L’aventure spirituelle, c’est la naissance en nous un jour de ce personnage particulier semblable à un bébé qui vient au monde. Nouvelle naissance, re-naissance, régénération. Ce personnage naît aussi petit qu’on représente l’enfant Jésus dans la crèche entre le bœuf et l’âne, et ensuite il grandit. Il grandit en expérience, en maturité et en pouvoir sur nos mécanismes habituels. Toutes sortes de nourritures s’additionnent pour permettre la croissance de cette jeune pousse en nous, des nourritures intellectuelles, [119] des nourritures pour le cœur et des nourritures pour la sensation, pourvu que celles-ci ne se mélangent pas avec les impressions ordinaires et ne soient pas récupérées par tel ou tel autre personnage, auquel cas, comme dans la parabole du semeur, elles sont dévorées. Alors elles vont servir à l’inflation d’un personnage romantique en nous ou d’un personnage faible et infantile qui veut être consolé et qui cherche partout un papa et une maman.
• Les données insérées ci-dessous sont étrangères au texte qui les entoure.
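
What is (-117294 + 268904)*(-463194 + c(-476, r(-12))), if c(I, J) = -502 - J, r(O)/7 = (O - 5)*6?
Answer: -70192701020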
Et nous nous trompons complètement, en toute bonne foi.

Qui en vous reçoit la parole, l’enseignement, certaines vérités dites ésotériques ? Sur quel sol ces vérités tombent-elles ? Est-ce un terrain où elles peuvent prendre racine pour donner peu à peu à cet aspect de vous une autonomie, une stabilité et une maîtrise qui vous font d’abord si douloureusement défaut ? L’erreur la plus répandue c’est d’entendre l’enseignement à travers les personnages ordinaires qui vous composent et de ne pas comprendre la nécessité que naisse et s’affermisse en vous ce “disciple” qui lui seul peut mettre en pratique, lui seul peut gagner un pouvoir sur vos jeux d’action et de réaction, vos états d’âme changeants, vos vasanas, vos samskaras, enracinés dans l’inconscient.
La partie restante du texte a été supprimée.